ECLI:NL:RBNNE:2016:5842

Rechtbank Noord-Nederland

Datum uitspraak
13 juli 2016
Publicatiedatum
30 juni 2017
Zaaknummer
C/19/115256 / KG RK 16-205
Instantie
Rechtbank Noord-Nederland
Type
Uitspraak
Rechtsgebied
Civiel recht
Procedures
  • Op tegenspraak
Vindplaatsen
  • Rechtspraak.nl
AI samenvatting door LexboostAutomatisch gegenereerd

Wraking van rechter wegens vermeende partijdigheid tijdens getuigenverhoor

In deze zaak heeft verzoeker, vertegenwoordigd door advocaat mr. L.H. Haarsma, op 20 juni 2016 een wrakingsverzoek ingediend tegen mr. E.W. van Weringh, rechter in de Rechtbank Noord-Nederland, locatie Assen. Verzoeker voelde zich benadeeld door de wijze waarop de rechter zijn vriendin, mevr. [B], en haar zoon behandelde tijdens het getuigenverhoor. Verzoeker stelde dat de rechter partijdig was en hem als crimineel wegzette. De wrakingskamer heeft op 29 juni 2016 het verzoek behandeld, waarbij ook Bouwbedrijf [A] en hun advocaat mr. M. Dijsselhof aanwezig waren.

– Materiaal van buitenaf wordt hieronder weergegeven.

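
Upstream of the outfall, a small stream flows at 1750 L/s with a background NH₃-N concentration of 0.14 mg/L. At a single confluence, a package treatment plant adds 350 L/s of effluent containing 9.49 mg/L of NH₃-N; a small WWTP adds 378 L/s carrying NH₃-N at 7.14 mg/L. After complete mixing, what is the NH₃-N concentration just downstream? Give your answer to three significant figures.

2.53 mg/L

Flow-weighted average: C = (1750·0.1400 + 350.0·9.490 + 378.0·7.140) / 2478 = 6265/2478 = 2.528 mg/L.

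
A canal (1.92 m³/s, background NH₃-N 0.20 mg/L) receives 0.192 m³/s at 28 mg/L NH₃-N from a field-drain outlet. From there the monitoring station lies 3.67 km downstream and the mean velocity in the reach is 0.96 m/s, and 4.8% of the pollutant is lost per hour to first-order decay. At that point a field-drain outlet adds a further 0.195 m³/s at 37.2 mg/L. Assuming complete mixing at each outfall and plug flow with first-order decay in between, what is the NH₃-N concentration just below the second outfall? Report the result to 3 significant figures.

5.51 mg/L

Mixed concentration C = ΣQC/ΣQ = (1.920·0.2000 + 0.1920·28.00) / 2.112 = 5.760/2.112 = 2.727 mg/L; combined flow 2.112 m³/s.
Travel time t = 3.67·1000 / 0.96 = 3823 s = 1.062 h.
4.8%/h lost → k = −ln(1 − 0.048) = 0.04919 h⁻¹.
Applying C = C₀e^(−kt): 2.727 × 0.9491 = 2.588 mg/L.
At the second outfall, C = (2.112·2.588 + 0.1950·37.20) / (2.112 + 0.1950) = 5.514 mg/L.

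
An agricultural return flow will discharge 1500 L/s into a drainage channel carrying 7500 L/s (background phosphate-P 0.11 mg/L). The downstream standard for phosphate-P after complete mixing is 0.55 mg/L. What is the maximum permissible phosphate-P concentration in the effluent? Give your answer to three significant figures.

At the limit, (Qr·Cr + Qe·Cₑ)/(Qr + Qe) = 0.55:
Cₑ = (9000·0.55 − 7500·0.1100) / 1500 = 2.750 mg/L.

2.75 mg/L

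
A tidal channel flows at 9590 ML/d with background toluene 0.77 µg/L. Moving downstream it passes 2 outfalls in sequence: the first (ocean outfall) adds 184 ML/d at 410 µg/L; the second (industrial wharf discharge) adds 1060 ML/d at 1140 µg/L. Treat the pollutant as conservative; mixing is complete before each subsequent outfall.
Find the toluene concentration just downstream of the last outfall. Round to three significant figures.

After outfall 1: Q = 9590 + 184.0 = 9774 ML/d; C = (9590·0.7700 + 184.0·410.0)/9774 = 8.474 µg/L.
After outfall 2: Q = 9774 + 1060 = 10830 ML/d; C = (9774·8.474 + 1060·1140)/10830 = 119.2 µg/L.

119 µg/L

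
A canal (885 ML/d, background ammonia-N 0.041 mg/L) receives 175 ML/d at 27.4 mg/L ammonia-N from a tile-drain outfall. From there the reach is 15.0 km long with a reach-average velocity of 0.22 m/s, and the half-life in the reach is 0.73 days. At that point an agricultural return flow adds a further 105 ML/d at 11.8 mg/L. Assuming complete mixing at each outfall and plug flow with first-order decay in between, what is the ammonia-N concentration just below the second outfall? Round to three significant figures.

3.02 mg/L

Mass balance: C = (885.0·0.04100 + 175.0·27.40) / 1060 = 4831/1060 = 4.558 mg/L; combined flow 1060 ML/d.
Travel time t = 15.0·1000 / 0.22 = 68180 s = 18.94 h.
Half-life 0.73 d → k = ln 2 / 0.73 = 0.9495 d⁻¹.
After decay, C = 4.558 × e^(−kt) = 4.558 × 0.4727 = 2.154 mg/L.
At the second outfall, C = (1060·2.154 + 105.0·11.80) / (1060 + 105.0) = 3.024 mg/L.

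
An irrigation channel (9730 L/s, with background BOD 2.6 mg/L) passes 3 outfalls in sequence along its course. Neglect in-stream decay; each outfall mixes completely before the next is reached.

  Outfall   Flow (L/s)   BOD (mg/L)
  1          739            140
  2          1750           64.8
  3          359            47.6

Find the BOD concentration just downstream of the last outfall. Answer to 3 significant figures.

20.6 mg/L

Below outfall 1: Q → 10470 L/s, C = (9730·2.600 + 739.0·140.0)/10470 = 12.30 mg/L.
Below outfall 2: Q → 12220 L/s, C = (10470·12.30 + 1750·64.80)/12220 = 19.82 mg/L.
Below outfall 3: Q → 12580 L/s, C = (12220·19.82 + 359.0·47.60)/12580 = 20.61 mg/L.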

De rechter, mr. Van Weringh, heeft het wrakingsverzoek betwist en verklaard dat hij gebonden is aan de bewijsopdracht die hij had gegeven. Hij voerde aan dat verzoeker te laat was met zijn wrakingsverzoek, aangezien het vonnis al in maart 2016 was gewezen en het eerste getuigenverhoor op 4 mei 2016 had plaatsgevonden. De rechtbank heeft de toepasselijke normen voor wraking uiteengezet, waaronder artikel 36 van het Wetboek van Burgerlijke Rechtsvordering en artikel 6 van het Europees Verdrag tot bescherming van de Rechten van de Mens.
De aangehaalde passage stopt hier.